Diana Hendry

Memory games

issue 24 March 2012

I read this novel while convalescing from pneumonia. It proved admirably fit for purpose. A light diet, mildly entertaining and with enough twists and turns of plot to serve as a tonic.

John O’Farrell is a man of many parts — comedy scriptwriter (Spitting Image, Alas Smith and Jones), political satirist (An Utterly Exasperating History of Modern Britain) and bestselling novelist. The Man Who Forgot his Wife is his fourth.
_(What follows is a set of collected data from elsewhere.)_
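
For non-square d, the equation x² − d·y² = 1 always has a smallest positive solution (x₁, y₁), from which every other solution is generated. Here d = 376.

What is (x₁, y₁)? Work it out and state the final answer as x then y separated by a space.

2143295 110532

√376 = [19; 2,1,1,3,1,…,1,2,38, …], period ℓ=16 (even) → k=15
k=0  a_k=19  p_k/q_k = 19/1
k=1  a_k=2  p_k/q_k = 39/2
k=2  a_k=1  p_k/q_k = 58/3
…
k=4  a_k=3  p_k/q_k = 349/18
…
k=6  a_k=2  p_k/q_k = 1241/64
k=7  a_k=2  p_k/q_k = 2928/151
k=8  a_k=4  p_k/q_k = 12953/668
k=9  a_k=2  p_k/q_k = 28834/1487
…
k=11  a_k=1  p_k/q_k = 99455/5129
k=12  a_k=3  p_k/q_k = 368986/19029
k=13  a_k=1  p_k/q_k = 468441/24158
k=14  a_k=1  p_k/q_k = 837427/43187
k=15  a_k=2  p_k/q_k = 2143295/110532
→ (2143295, 110532).  Check: 2143295²=4593713457025, 376·110532²=4593713457024, difference 1.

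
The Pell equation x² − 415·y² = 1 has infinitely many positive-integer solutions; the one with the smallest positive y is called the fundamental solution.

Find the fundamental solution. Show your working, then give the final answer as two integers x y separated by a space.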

The protaganist, Vaughan, hasn’t just forgotten his wife, he’s forgotten everything. Travelling on the underground one fine October afternoon, he suddenly finds his memory has been ‘wiped’ (more computer references to follow) and staggers into a hospital where a consultant neurologist, with more enjoyment than empathy, diagnoses a ‘psychogenic fugue’ — a ‘flight’ from his previous life, ‘possibly triggered by extreme stress’.
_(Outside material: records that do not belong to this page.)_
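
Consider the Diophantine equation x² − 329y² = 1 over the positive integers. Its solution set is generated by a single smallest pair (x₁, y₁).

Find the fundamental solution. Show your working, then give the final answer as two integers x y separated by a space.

2376415 131016

d=329: √d = [18; 7,4,2,1,1,4,1,1,2,4,7,36] (ℓ=12, even), read p_11/q_11
i=0: a=18 ⇒ p=18, q=1
…
i=6: a=4 ⇒ p=13241, q=730
…
i=8: a=1 ⇒ p=29366, q=1619
…
i=10: a=4 ⇒ p=328794, q=18127
i=11: a=7 ⇒ p=2376415, q=131016
fundamental: x₁=2376415, y₁=131016  (since 5647348252225 − 329·17165192256 = 1)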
The last novel I read in which amnesia was central was Anne Tyler’s Noah’s Compass, which has more wit and subtlety than O’Farrell’s book but which (fair’s fair) is not so suitable for convalesence. Both novels make me think that amnesia is to fiction what metaphor is to poetry — an invaluable tool. Amnesia allows a writer to work backwards, so that what might have been a rather tedious bildungsroman is given much more suspense by a character in a temporal limbo recovering his past bit by backflashing bit.  
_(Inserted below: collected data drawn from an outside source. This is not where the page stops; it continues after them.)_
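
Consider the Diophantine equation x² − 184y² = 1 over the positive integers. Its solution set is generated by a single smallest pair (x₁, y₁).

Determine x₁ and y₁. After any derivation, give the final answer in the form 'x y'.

24335 1794

d=184: √d = [13; 1,1,3,2,1,2,1,2,3,1,1,26] (ℓ=12, even), read p_11/q_11
step 0: (13, 1)  from 13·(1,0) + (0,1)
…
step 3: (95, 7)  from 3·(27,2) + (14,1)
step 4: (217, 16)  from 2·(95,7) + (27,2)
step 5: (312, 23)  from 1·(217,16) + (95,7)
step 6: (841, 62)  from 2·(312,23) + (217,16)
…
step 8: (3147, 232)  from 2·(1153,85) + (841,62)
step 9: (10594, 781)  from 3·(3147,232) + (1153,85)
step 10: (13741, 1013)  from 1·(10594,781) + (3147,232)
step 11: (24335, 1794)  from 1·(13741,1013) + (10594,781)
→ (24335, 1794).  Check: 24335²=592192225, 184·1794²=592192224, difference 1.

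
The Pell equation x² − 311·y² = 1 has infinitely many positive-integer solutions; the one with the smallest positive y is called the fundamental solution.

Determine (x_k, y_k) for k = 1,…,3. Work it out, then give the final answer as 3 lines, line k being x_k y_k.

16883880 957397
570130807708799 32329152120720
19252040283316857636360 1091683049815963029803

d=311: √d = [17; 1,1,1,2,1,…,1,1,34] (ℓ=16, even), read p_15/q_15
i=0: a=17 ⇒ p=17, q=1
i=1: a=1 ⇒ p=18, q=1
i=2: a=1 ⇒ p=35, q=2
i=3: a=1 ⇒ p=53, q=3
i=4: a=2 ⇒ p=141, q=8
i=5: a=1 ⇒ p=194, q=11
…
i=7: a=3 ⇒ p=4109, q=233
…
i=9: a=3 ⇒ p=217583, q=12338
i=10: a=6 ⇒ p=1376656, q=78063
i=11: a=1 ⇒ p=1594239, q=90401
i=12: a=2 ⇒ p=4565134, q=258865
i=13: a=1 ⇒ p=6159373, q=349266
i=14: a=1 ⇒ p=10724507, q=608131
i=15: a=1 ⇒ p=16883880, q=957397
→ (16883880, 957397).  Check: 16883880²=285065403854400, 311·957397²=285065403854399, difference 1.
(x_2, y_2) = (16883880·16883880 + 311·957397·957397, 16883880·957397 + 957397·16883880) = (570130807708799, 32329152120720)
(x_3, y_3) = (16883880·570130807708799 + 311·957397·32329152120720, 16883880·32329152120720 + 957397·570130807708799) = (19252040283316857636360, 1091683049815963029803)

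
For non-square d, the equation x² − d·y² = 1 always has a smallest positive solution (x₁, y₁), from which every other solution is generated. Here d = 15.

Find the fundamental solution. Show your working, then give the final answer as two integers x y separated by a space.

d=15: √d = [3; 1,6] (ℓ=2, even), read p_1/q_1
k=0  a_k=3  p_k/q_k = 3/1
k=1  a_k=1  p_k/q_k = 4/1
fundamental: x₁=4, y₁=1  (since 16 − 15·1 = 1)

4 1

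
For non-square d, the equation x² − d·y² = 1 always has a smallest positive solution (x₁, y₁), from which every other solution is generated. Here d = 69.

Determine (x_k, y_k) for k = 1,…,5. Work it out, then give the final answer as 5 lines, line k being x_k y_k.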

And then there’s the fun one can have — and O’Farrell has a lot — with identity. Vaughan’s hospital ward pal suggests he might have been a serial killer or a drug dealer. His ghastly, blokey mate, Gary, is forever cracking jokes like ‘remember you owe me two grand’, while neglecting to give him such important biographical back-story as the fact that although his mother is dead, his father is still alive.